Napoleon disarms the populaceThe sword of BeauharnaisNapoleon regards Josephine with interest

Such was the first interview between Josephine and Napoleon. It was merely a casual meeting in an evening party between a widow, graceful and beautiful, and a young man of boundless ambition. Though Josephine was not pleased with Napoleon, he produced a very profound impression upon her mind. Napoleon, being now in command of the troops in Paris, by order of the Convention, executed the very unpopular office of disarming the populace. In the performance of this order, the sword of M. Beauharnais was taken.
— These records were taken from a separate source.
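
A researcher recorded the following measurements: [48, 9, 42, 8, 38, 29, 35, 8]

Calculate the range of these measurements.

40

Step 1: Identify the maximum value: max = 48
Step 2: Identify the minimum value: min = 8
Step 3: Range = max - min = 48 - 8 = 40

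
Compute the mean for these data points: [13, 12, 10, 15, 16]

13.2

Step 1: Sum all values: 13 + 12 + 10 + 15 + 16 = 66
Step 2: Count the number of values: n = 5
Step 3: Mean = sum / n = 66 / 5 = 13.2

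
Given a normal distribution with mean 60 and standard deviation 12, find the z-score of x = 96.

3

Step 1: Recall the z-score formula: z = (x - mu) / sigma
Step 2: Substitute values: z = (96 - 60) / 12
Step 3: z = 36 / 12 = 3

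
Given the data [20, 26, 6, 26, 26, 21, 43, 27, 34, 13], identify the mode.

26

Step 1: Count the frequency of each value:
  6: appears 1 time(s)
  13: appears 1 time(s)
  20: appears 1 time(s)
  21: appears 1 time(s)
  26: appears 3 time(s)
  27: appears 1 time(s)
  34: appears 1 time(s)
  43: appears 1 time(s)
Step 2: The value 26 appears most frequently (3 times).
Step 3: Mode = 26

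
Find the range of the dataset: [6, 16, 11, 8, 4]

12

Step 1: Identify the maximum value: max = 16
Step 2: Identify the minimum value: min = 4
Step 3: Range = max - min = 16 - 4 = 12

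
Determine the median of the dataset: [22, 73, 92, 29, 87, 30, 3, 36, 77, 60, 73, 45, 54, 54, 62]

54

Step 1: Sort the data in ascending order: [3, 22, 29, 30, 36, 45, 54, 54, 60, 62, 73, 73, 77, 87, 92]
Step 2: The number of values is n = 15.
Step 3: Since n is odd, the median is the middle value at position 8: 54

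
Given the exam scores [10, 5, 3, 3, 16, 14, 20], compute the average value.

10.1429

Step 1: Sum all values: 10 + 5 + 3 + 3 + 16 + 14 + 20 = 71
Step 2: Count the number of values: n = 7
Step 3: Mean = sum / n = 71 / 7 = 10.1429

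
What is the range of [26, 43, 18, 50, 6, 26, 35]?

44

Step 1: Identify the maximum value: max = 50
Step 2: Identify the minimum value: min = 6
Step 3: Range = max - min = 50 - 6 = 44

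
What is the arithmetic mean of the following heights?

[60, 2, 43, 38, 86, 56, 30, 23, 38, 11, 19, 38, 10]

34.9231

Step 1: Sum all values: 60 + 2 + 43 + 38 + 86 + 56 + 30 + 23 + 38 + 11 + 19 + 38 + 10 = 454
Step 2: Count the number of values: n = 13
Step 3: Mean = sum / n = 454 / 13 = 34.9231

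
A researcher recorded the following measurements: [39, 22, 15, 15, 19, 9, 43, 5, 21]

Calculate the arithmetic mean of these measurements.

20.8889

Step 1: Sum all values: 39 + 22 + 15 + 15 + 19 + 9 + 43 + 5 + 21 = 188
Step 2: Count the number of values: n = 9
Step 3: Mean = sum / n = 188 / 9 = 20.8889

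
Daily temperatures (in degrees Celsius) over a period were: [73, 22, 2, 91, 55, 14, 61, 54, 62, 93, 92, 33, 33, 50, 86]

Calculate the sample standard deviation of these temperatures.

29.3391

Step 1: Compute the mean: 54.7333
Step 2: Sum of squared deviations from the mean: 12050.9333
Step 3: Sample variance = 12050.9333 / 14 = 860.781
Step 4: Standard deviation = sqrt(860.781) = 29.3391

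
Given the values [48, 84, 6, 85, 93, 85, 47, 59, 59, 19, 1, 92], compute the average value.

56.5

Step 1: Sum all values: 48 + 84 + 6 + 85 + 93 + 85 + 47 + 59 + 59 + 19 + 1 + 92 = 678
Step 2: Count the number of values: n = 12
Step 3: Mean = sum / n = 678 / 12 = 56.5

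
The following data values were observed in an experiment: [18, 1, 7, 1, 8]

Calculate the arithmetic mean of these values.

7

Step 1: Sum all values: 18 + 1 + 7 + 1 + 8 = 35
Step 2: Count the number of values: n = 5
Step 3: Mean = sum / n = 35 / 5 = 7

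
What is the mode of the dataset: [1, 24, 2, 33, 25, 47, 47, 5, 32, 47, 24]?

47

Step 1: Count the frequency of each value:
  1: appears 1 time(s)
  2: appears 1 time(s)
  5: appears 1 time(s)
  24: appears 2 time(s)
  25: appears 1 time(s)
  32: appears 1 time(s)
  33: appears 1 time(s)
  47: appears 3 time(s)
Step 2: The value 47 appears most frequently (3 times).
Step 3: Mode = 47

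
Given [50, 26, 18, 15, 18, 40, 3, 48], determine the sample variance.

288.7857

Step 1: Compute the mean: (50 + 26 + 18 + 15 + 18 + 40 + 3 + 48) / 8 = 27.25
Step 2: Compute squared deviations from the mean:
  (50 - 27.25)^2 = 517.5625
  (26 - 27.25)^2 = 1.5625
  (18 - 27.25)^2 = 85.5625
  (15 - 27.25)^2 = 150.0625
  (18 - 27.25)^2 = 85.5625
  (40 - 27.25)^2 = 162.5625
  (3 - 27.25)^2 = 588.0625
  (48 - 27.25)^2 = 430.5625
Step 3: Sum of squared deviations = 2021.5
Step 4: Sample variance = 2021.5 / 7 = 288.7857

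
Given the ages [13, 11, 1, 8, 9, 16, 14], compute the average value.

10.2857

Step 1: Sum all values: 13 + 11 + 1 + 8 + 9 + 16 + 14 = 72
Step 2: Count the number of values: n = 7
Step 3: Mean = sum / n = 72 / 7 = 10.2857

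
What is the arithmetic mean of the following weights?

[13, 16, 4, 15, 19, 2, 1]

10

Step 1: Sum all values: 13 + 16 + 4 + 15 + 19 + 2 + 1 = 70
Step 2: Count the number of values: n = 7
Step 3: Mean = sum / n = 70 / 7 = 10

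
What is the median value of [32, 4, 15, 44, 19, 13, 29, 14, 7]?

15

Step 1: Sort the data in ascending order: [4, 7, 13, 14, 15, 19, 29, 32, 44]
Step 2: The number of values is n = 9.
Step 3: Since n is odd, the median is the middle value at position 5: 15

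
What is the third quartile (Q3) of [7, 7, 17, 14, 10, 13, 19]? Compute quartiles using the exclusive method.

17

Step 1: Sort the data: [7, 7, 10, 13, 14, 17, 19]
Step 2: n = 7
Step 3: Using the exclusive quartile method:
  Q1 = 7
  Q2 (median) = 13
  Q3 = 17
  IQR = Q3 - Q1 = 17 - 7 = 10
Step 4: Q3 = 17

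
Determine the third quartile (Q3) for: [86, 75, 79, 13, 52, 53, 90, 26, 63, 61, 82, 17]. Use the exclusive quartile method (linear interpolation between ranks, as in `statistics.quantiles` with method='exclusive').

81.25

Step 1: Sort the data: [13, 17, 26, 52, 53, 61, 63, 75, 79, 82, 86, 90]
Step 2: n = 12
Step 3: Using the exclusive quartile method:
  Q1 = 32.5
  Q2 (median) = 62
  Q3 = 81.25
  IQR = Q3 - Q1 = 81.25 - 32.5 = 48.75
Step 4: Q3 = 81.25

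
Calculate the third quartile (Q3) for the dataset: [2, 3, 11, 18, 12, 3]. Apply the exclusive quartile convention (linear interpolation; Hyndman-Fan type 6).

13.5

Step 1: Sort the data: [2, 3, 3, 11, 12, 18]
Step 2: n = 6
Step 3: Using the exclusive quartile method:
  Q1 = 2.75
  Q2 (median) = 7
  Q3 = 13.5
  IQR = Q3 - Q1 = 13.5 - 2.75 = 10.75
Step 4: Q3 = 13.5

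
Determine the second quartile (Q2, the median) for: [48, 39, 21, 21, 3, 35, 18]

21

Step 1: Sort the data: [3, 18, 21, 21, 35, 39, 48]
Step 2: n = 7
Step 3: Q2 is the median. Since n is odd, it is the middle value at position 4: 21
Step 4: Q2 = 21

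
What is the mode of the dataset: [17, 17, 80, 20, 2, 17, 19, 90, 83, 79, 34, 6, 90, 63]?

17

Step 1: Count the frequency of each value:
  2: appears 1 time(s)
  6: appears 1 time(s)
  17: appears 3 time(s)
  19: appears 1 time(s)
  20: appears 1 time(s)
  34: appears 1 time(s)
  63: appears 1 time(s)
  79: appears 1 time(s)
  80: appears 1 time(s)
  83: appears 1 time(s)
  90: appears 2 time(s)
Step 2: The value 17 appears most frequently (3 times).
Step 3: Mode = 17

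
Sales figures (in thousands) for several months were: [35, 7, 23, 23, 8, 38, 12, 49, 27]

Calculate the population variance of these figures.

182

Step 1: Compute the mean: (35 + 7 + 23 + 23 + 8 + 38 + 12 + 49 + 27) / 9 = 24.6667
Step 2: Compute squared deviations from the mean:
  (35 - 24.6667)^2 = 106.7778
  (7 - 24.6667)^2 = 312.1111
  (23 - 24.6667)^2 = 2.7778
  (23 - 24.6667)^2 = 2.7778
  (8 - 24.6667)^2 = 277.7778
  (38 - 24.6667)^2 = 177.7778
  (12 - 24.6667)^2 = 160.4444
  (49 - 24.6667)^2 = 592.1111
  (27 - 24.6667)^2 = 5.4444
Step 3: Sum of squared deviations = 1638
Step 4: Population variance = 1638 / 9 = 182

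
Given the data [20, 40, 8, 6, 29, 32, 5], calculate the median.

20

Step 1: Sort the data in ascending order: [5, 6, 8, 20, 29, 32, 40]
Step 2: The number of values is n = 7.
Step 3: Since n is odd, the median is the middle value at position 4: 20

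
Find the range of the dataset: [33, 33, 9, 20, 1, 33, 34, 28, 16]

33

Step 1: Identify the maximum value: max = 34
Step 2: Identify the minimum value: min = 1
Step 3: Range = max - min = 34 - 1 = 33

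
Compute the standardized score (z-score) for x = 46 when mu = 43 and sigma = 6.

0.5

Step 1: Recall the z-score formula: z = (x - mu) / sigma
Step 2: Substitute values: z = (46 - 43) / 6
Step 3: z = 3 / 6 = 0.5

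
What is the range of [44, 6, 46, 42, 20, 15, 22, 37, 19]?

40

Step 1: Identify the maximum value: max = 46
Step 2: Identify the minimum value: min = 6
Step 3: Range = max - min = 46 - 6 = 40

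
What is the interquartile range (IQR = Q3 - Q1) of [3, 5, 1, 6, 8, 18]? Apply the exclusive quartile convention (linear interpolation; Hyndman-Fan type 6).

8

Step 1: Sort the data: [1, 3, 5, 6, 8, 18]
Step 2: n = 6
Step 3: Using the exclusive quartile method:
  Q1 = 2.5
  Q2 (median) = 5.5
  Q3 = 10.5
  IQR = Q3 - Q1 = 10.5 - 2.5 = 8
Step 4: IQR = 8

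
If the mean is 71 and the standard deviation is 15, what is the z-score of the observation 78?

0.4667

Step 1: Recall the z-score formula: z = (x - mu) / sigma
Step 2: Substitute values: z = (78 - 71) / 15
Step 3: z = 7 / 15 = 0.4667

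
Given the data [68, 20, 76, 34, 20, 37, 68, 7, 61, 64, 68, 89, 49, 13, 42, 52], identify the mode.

68

Step 1: Count the frequency of each value:
  7: appears 1 time(s)
  13: appears 1 time(s)
  20: appears 2 time(s)
  34: appears 1 time(s)
  37: appears 1 time(s)
  42: appears 1 time(s)
  49: appears 1 time(s)
  52: appears 1 time(s)
  61: appears 1 time(s)
  64: appears 1 time(s)
  68: appears 3 time(s)
  76: appears 1 time(s)
  89: appears 1 time(s)
Step 2: The value 68 appears most frequently (3 times).
Step 3: Mode = 68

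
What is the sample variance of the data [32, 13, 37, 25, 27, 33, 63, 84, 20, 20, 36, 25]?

399.9015

Step 1: Compute the mean: (32 + 13 + 37 + 25 + 27 + 33 + 63 + 84 + 20 + 20 + 36 + 25) / 12 = 34.5833
Step 2: Compute squared deviations from the mean:
  (32 - 34.5833)^2 = 6.6736
  (13 - 34.5833)^2 = 465.8403
  (37 - 34.5833)^2 = 5.8403
  (25 - 34.5833)^2 = 91.8403
  (27 - 34.5833)^2 = 57.5069
  (33 - 34.5833)^2 = 2.5069
  (63 - 34.5833)^2 = 807.5069
  (84 - 34.5833)^2 = 2442.0069
  (20 - 34.5833)^2 = 212.6736
  (20 - 34.5833)^2 = 212.6736
  (36 - 34.5833)^2 = 2.0069
  (25 - 34.5833)^2 = 91.8403
Step 3: Sum of squared deviations = 4398.9167
Step 4: Sample variance = 4398.9167 / 11 = 399.9015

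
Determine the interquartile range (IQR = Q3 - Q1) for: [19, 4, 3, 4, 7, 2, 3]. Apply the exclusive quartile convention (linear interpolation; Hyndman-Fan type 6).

4

Step 1: Sort the data: [2, 3, 3, 4, 4, 7, 19]
Step 2: n = 7
Step 3: Using the exclusive quartile method:
  Q1 = 3
  Q2 (median) = 4
  Q3 = 7
  IQR = Q3 - Q1 = 7 - 3 = 4
Step 4: IQR = 4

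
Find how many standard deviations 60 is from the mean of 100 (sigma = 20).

-2

Step 1: Recall the z-score formula: z = (x - mu) / sigma
Step 2: Substitute values: z = (60 - 100) / 20
Step 3: z = -40 / 20 = -2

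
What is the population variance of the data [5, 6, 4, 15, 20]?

40.4

Step 1: Compute the mean: (5 + 6 + 4 + 15 + 20) / 5 = 10
Step 2: Compute squared deviations from the mean:
  (5 - 10)^2 = 25
  (6 - 10)^2 = 16
  (4 - 10)^2 = 36
  (15 - 10)^2 = 25
  (20 - 10)^2 = 100
Step 3: Sum of squared deviations = 202
Step 4: Population variance = 202 / 5 = 40.4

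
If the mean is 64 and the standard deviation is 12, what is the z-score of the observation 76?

1

Step 1: Recall the z-score formula: z = (x - mu) / sigma
Step 2: Substitute values: z = (76 - 64) / 12
Step 3: z = 12 / 12 = 1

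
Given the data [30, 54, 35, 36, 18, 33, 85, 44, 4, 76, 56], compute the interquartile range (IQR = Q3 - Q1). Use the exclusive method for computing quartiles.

26

Step 1: Sort the data: [4, 18, 30, 33, 35, 36, 44, 54, 56, 76, 85]
Step 2: n = 11
Step 3: Using the exclusive quartile method:
  Q1 = 30
  Q2 (median) = 36
  Q3 = 56
  IQR = Q3 - Q1 = 56 - 30 = 26
Step 4: IQR = 26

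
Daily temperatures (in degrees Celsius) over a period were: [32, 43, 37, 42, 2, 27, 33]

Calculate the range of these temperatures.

41

Step 1: Identify the maximum value: max = 43
Step 2: Identify the minimum value: min = 2
Step 3: Range = max - min = 43 - 2 = 41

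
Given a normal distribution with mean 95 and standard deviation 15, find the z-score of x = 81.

-0.9333

Step 1: Recall the z-score formula: z = (x - mu) / sigma
Step 2: Substitute values: z = (81 - 95) / 15
Step 3: z = -14 / 15 = -0.9333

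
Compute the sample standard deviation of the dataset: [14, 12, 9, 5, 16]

4.3243

Step 1: Compute the mean: 11.2
Step 2: Sum of squared deviations from the mean: 74.8
Step 3: Sample variance = 74.8 / 4 = 18.7
Step 4: Standard deviation = sqrt(18.7) = 4.3243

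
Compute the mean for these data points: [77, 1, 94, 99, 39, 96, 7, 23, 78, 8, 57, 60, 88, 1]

52

Step 1: Sum all values: 77 + 1 + 94 + 99 + 39 + 96 + 7 + 23 + 78 + 8 + 57 + 60 + 88 + 1 = 728
Step 2: Count the number of values: n = 14
Step 3: Mean = sum / n = 728 / 14 = 52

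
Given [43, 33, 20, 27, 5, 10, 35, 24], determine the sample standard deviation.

12.772

Step 1: Compute the mean: 24.625
Step 2: Sum of squared deviations from the mean: 1141.875
Step 3: Sample variance = 1141.875 / 7 = 163.125
Step 4: Standard deviation = sqrt(163.125) = 12.772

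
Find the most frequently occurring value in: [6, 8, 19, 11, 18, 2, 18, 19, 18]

18

Step 1: Count the frequency of each value:
  2: appears 1 time(s)
  6: appears 1 time(s)
  8: appears 1 time(s)
  11: appears 1 time(s)
  18: appears 3 time(s)
  19: appears 2 time(s)
Step 2: The value 18 appears most frequently (3 times).
Step 3: Mode = 18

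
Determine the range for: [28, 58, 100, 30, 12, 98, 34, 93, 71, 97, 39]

88

Step 1: Identify the maximum value: max = 100
Step 2: Identify the minimum value: min = 12
Step 3: Range = max - min = 100 - 12 = 88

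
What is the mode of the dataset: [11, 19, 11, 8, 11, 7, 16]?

11

Step 1: Count the frequency of each value:
  7: appears 1 time(s)
  8: appears 1 time(s)
  11: appears 3 time(s)
  16: appears 1 time(s)
  19: appears 1 time(s)
Step 2: The value 11 appears most frequently (3 times).
Step 3: Mode = 11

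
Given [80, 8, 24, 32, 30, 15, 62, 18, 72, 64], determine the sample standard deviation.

26.3196

Step 1: Compute the mean: 40.5
Step 2: Sum of squared deviations from the mean: 6234.5
Step 3: Sample variance = 6234.5 / 9 = 692.7222
Step 4: Standard deviation = sqrt(692.7222) = 26.3196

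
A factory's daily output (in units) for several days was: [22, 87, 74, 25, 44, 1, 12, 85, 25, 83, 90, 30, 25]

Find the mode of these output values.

25

Step 1: Count the frequency of each value:
  1: appears 1 time(s)
  12: appears 1 time(s)
  22: appears 1 time(s)
  25: appears 3 time(s)
  30: appears 1 time(s)
  44: appears 1 time(s)
  74: appears 1 time(s)
  83: appears 1 time(s)
  85: appears 1 time(s)
  87: appears 1 time(s)
  90: appears 1 time(s)
Step 2: The value 25 appears most frequently (3 times).
Step 3: Mode = 25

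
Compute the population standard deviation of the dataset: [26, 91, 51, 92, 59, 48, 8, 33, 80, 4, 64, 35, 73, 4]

29.4823

Step 1: Compute the mean: 47.7143
Step 2: Sum of squared deviations from the mean: 12168.8571
Step 3: Population variance = 12168.8571 / 14 = 869.2041
Step 4: Standard deviation = sqrt(869.2041) = 29.4823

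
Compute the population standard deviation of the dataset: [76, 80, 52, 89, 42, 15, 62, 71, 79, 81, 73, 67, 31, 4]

25.3671

Step 1: Compute the mean: 58.7143
Step 2: Sum of squared deviations from the mean: 9008.8571
Step 3: Population variance = 9008.8571 / 14 = 643.4898
Step 4: Standard deviation = sqrt(643.4898) = 25.3671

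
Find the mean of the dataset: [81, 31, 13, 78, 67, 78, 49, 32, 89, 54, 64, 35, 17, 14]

50.1429

Step 1: Sum all values: 81 + 31 + 13 + 78 + 67 + 78 + 49 + 32 + 89 + 54 + 64 + 35 + 17 + 14 = 702
Step 2: Count the number of values: n = 14
Step 3: Mean = sum / n = 702 / 14 = 50.1429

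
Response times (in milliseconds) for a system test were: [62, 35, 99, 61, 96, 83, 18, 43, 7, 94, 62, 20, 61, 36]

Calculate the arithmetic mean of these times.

55.5

Step 1: Sum all values: 62 + 35 + 99 + 61 + 96 + 83 + 18 + 43 + 7 + 94 + 62 + 20 + 61 + 36 = 777
Step 2: Count the number of values: n = 14
Step 3: Mean = sum / n = 777 / 14 = 55.5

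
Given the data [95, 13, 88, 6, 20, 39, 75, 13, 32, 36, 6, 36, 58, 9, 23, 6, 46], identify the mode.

6

Step 1: Count the frequency of each value:
  6: appears 3 time(s)
  9: appears 1 time(s)
  13: appears 2 time(s)
  20: appears 1 time(s)
  23: appears 1 time(s)
  32: appears 1 time(s)
  36: appears 2 time(s)
  39: appears 1 time(s)
  46: appears 1 time(s)
  58: appears 1 time(s)
  75: appears 1 time(s)
  88: appears 1 time(s)
  95: appears 1 time(s)
Step 2: The value 6 appears most frequently (3 times).
Step 3: Mode = 6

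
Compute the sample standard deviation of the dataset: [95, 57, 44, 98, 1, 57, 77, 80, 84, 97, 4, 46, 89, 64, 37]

31.3004

Step 1: Compute the mean: 62
Step 2: Sum of squared deviations from the mean: 13716
Step 3: Sample variance = 13716 / 14 = 979.7143
Step 4: Standard deviation = sqrt(979.7143) = 31.3004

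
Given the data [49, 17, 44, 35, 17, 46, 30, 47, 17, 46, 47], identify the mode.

17

Step 1: Count the frequency of each value:
  17: appears 3 time(s)
  30: appears 1 time(s)
  35: appears 1 time(s)
  44: appears 1 time(s)
  46: appears 2 time(s)
  47: appears 2 time(s)
  49: appears 1 time(s)
Step 2: The value 17 appears most frequently (3 times).
Step 3: Mode = 17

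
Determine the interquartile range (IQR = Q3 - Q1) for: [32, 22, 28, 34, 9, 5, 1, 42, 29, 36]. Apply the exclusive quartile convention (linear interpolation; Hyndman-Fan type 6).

26.5

Step 1: Sort the data: [1, 5, 9, 22, 28, 29, 32, 34, 36, 42]
Step 2: n = 10
Step 3: Using the exclusive quartile method:
  Q1 = 8
  Q2 (median) = 28.5
  Q3 = 34.5
  IQR = Q3 - Q1 = 34.5 - 8 = 26.5
Step 4: IQR = 26.5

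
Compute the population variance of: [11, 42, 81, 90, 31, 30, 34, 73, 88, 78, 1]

937.6033

Step 1: Compute the mean: (11 + 42 + 81 + 90 + 31 + 30 + 34 + 73 + 88 + 78 + 1) / 11 = 50.8182
Step 2: Compute squared deviations from the mean:
  (11 - 50.8182)^2 = 1585.4876
  (42 - 50.8182)^2 = 77.7603
  (81 - 50.8182)^2 = 910.9421
  (90 - 50.8182)^2 = 1535.2149
  (31 - 50.8182)^2 = 392.7603
  (30 - 50.8182)^2 = 433.3967
  (34 - 50.8182)^2 = 282.8512
  (73 - 50.8182)^2 = 492.0331
  (88 - 50.8182)^2 = 1382.4876
  (78 - 50.8182)^2 = 738.8512
  (1 - 50.8182)^2 = 2481.8512
Step 3: Sum of squared deviations = 10313.6364
Step 4: Population variance = 10313.6364 / 11 = 937.6033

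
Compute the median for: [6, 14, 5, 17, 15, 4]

10

Step 1: Sort the data in ascending order: [4, 5, 6, 14, 15, 17]
Step 2: The number of values is n = 6.
Step 3: Since n is even, the median is the average of positions 3 and 4:
  Median = (6 + 14) / 2 = 10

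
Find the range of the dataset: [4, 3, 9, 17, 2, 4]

15

Step 1: Identify the maximum value: max = 17
Step 2: Identify the minimum value: min = 2
Step 3: Range = max - min = 17 - 2 = 15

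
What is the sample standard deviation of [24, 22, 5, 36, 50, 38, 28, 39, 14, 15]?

13.7715

Step 1: Compute the mean: 27.1
Step 2: Sum of squared deviations from the mean: 1706.9
Step 3: Sample variance = 1706.9 / 9 = 189.6556
Step 4: Standard deviation = sqrt(189.6556) = 13.7715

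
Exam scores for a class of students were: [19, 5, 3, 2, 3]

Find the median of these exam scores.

3

Step 1: Sort the data in ascending order: [2, 3, 3, 5, 19]
Step 2: The number of values is n = 5.
Step 3: Since n is odd, the median is the middle value at position 3: 3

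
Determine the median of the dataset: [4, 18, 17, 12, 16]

16

Step 1: Sort the data in ascending order: [4, 12, 16, 17, 18]
Step 2: The number of values is n = 5.
Step 3: Since n is odd, the median is the middle value at position 3: 16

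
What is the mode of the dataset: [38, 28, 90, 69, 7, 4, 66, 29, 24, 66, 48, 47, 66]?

66

Step 1: Count the frequency of each value:
  4: appears 1 time(s)
  7: appears 1 time(s)
  24: appears 1 time(s)
  28: appears 1 time(s)
  29: appears 1 time(s)
  38: appears 1 time(s)
  47: appears 1 time(s)
  48: appears 1 time(s)
  66: appears 3 time(s)
  69: appears 1 time(s)
  90: appears 1 time(s)
Step 2: The value 66 appears most frequently (3 times).
Step 3: Mode = 66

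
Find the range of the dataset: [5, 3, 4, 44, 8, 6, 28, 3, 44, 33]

41

Step 1: Identify the maximum value: max = 44
Step 2: Identify the minimum value: min = 3
Step 3: Range = max - min = 44 - 3 = 41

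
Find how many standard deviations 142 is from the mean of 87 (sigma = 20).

2.75

Step 1: Recall the z-score formula: z = (x - mu) / sigma
Step 2: Substitute values: z = (142 - 87) / 20
Step 3: z = 55 / 20 = 2.75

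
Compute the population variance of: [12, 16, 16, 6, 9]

15.36

Step 1: Compute the mean: (12 + 16 + 16 + 6 + 9) / 5 = 11.8
Step 2: Compute squared deviations from the mean:
  (12 - 11.8)^2 = 0.04
  (16 - 11.8)^2 = 17.64
  (16 - 11.8)^2 = 17.64
  (6 - 11.8)^2 = 33.64
  (9 - 11.8)^2 = 7.84
Step 3: Sum of squared deviations = 76.8
Step 4: Population variance = 76.8 / 5 = 15.36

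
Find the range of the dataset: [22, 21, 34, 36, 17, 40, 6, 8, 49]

43

Step 1: Identify the maximum value: max = 49
Step 2: Identify the minimum value: min = 6
Step 3: Range = max - min = 49 - 6 = 43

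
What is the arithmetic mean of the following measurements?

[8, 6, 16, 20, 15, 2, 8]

10.7143

Step 1: Sum all values: 8 + 6 + 16 + 20 + 15 + 2 + 8 = 75
Step 2: Count the number of values: n = 7
Step 3: Mean = sum / n = 75 / 7 = 10.7143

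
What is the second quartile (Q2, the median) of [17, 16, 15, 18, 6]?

16

Step 1: Sort the data: [6, 15, 16, 17, 18]
Step 2: n = 5
Step 3: Q2 is the median. Since n is odd, it is the middle value at position 3: 16
Step 4: Q2 = 16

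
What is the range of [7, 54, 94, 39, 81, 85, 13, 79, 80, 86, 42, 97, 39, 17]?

90

Step 1: Identify the maximum value: max = 97
Step 2: Identify the minimum value: min = 7
Step 3: Range = max - min = 97 - 7 = 90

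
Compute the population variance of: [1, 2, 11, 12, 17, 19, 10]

39.9184

Step 1: Compute the mean: (1 + 2 + 11 + 12 + 17 + 19 + 10) / 7 = 10.2857
Step 2: Compute squared deviations from the mean:
  (1 - 10.2857)^2 = 86.2245
  (2 - 10.2857)^2 = 68.6531
  (11 - 10.2857)^2 = 0.5102
  (12 - 10.2857)^2 = 2.9388
  (17 - 10.2857)^2 = 45.0816
  (19 - 10.2857)^2 = 75.9388
  (10 - 10.2857)^2 = 0.0816
Step 3: Sum of squared deviations = 279.4286
Step 4: Population variance = 279.4286 / 7 = 39.9184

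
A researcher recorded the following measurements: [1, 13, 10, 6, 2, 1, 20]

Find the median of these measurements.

6

Step 1: Sort the data in ascending order: [1, 1, 2, 6, 10, 13, 20]
Step 2: The number of values is n = 7.
Step 3: Since n is odd, the median is the middle value at position 4: 6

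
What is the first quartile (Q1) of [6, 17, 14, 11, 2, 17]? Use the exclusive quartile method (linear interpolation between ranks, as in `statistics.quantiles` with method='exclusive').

5

Step 1: Sort the data: [2, 6, 11, 14, 17, 17]
Step 2: n = 6
Step 3: Using the exclusive quartile method:
  Q1 = 5
  Q2 (median) = 12.5
  Q3 = 17
  IQR = Q3 - Q1 = 17 - 5 = 12
Step 4: Q1 = 5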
The next day, Eugene, who was then a boy twelve years of age, of exceedingly prepossessing appearance, presented himself before Napoleon, and implored the return of the sword which had belonged to his father. Napoleon was deeply interested in the frankness and the fervor of emotion manifested by the lad, and immediately complied with his request. Josephine called upon him the next day to thank him for his kindness to her son. He was at this interview as deeply impressed by the fascinations of the mother as he had previously been struck by the noble bearing of the child. After this they frequently met, and Josephine could not be blind to the interest with which she was regarded by Napoleon. Situated as he then was, it was social elevation to him to be united with Madame de Beauharnais, and her rank, and influence, and troops of friends would greatly aid him in his ambitious plans. It is also unquestionably true that Napoleon formed a very strong attachment for Josephine. Indeed, she was the only person whom he ever truly loved. That he did love her at times most passionately there can be no doubt.

Her opinion of him

Josephine, however, had many misgivings respecting the expediency of the union. She stated to her friends that he was the most fascinating man that she had ever met; that she admired his courage, the quickness of his judgment, the extent of his information. She, however, confessed that she did not really love him – that she stood in awe of him. "His searching glance," she says, "mysterious and inexplicable, imposes even upon our Directors – judge if it may not intimidate a woman."

Letter to a friend

"Being now past the heyday of youth," she writes in a letter to a friend, "can I hope long to preserve that ardor of attachment which, in the general, resembles a fit of delirium? If, after our union, he should cease to love me, will he not reproach me with what he will have sacrificed for my sake? Will he not regret a more brilliant marriage which he might have contracted? What shall I then reply? What shall I do? I shall weep. Excellent resource! you will say. Alas! I know that all this can serve no end; but it has ever been thus; tears are the only resource left me when this poor heart, so easily chilled, has suffered. Write quickly, and do not fear to scold me, should you judge that I am wrong. You know that whatever comes from your pen will be taken in good part.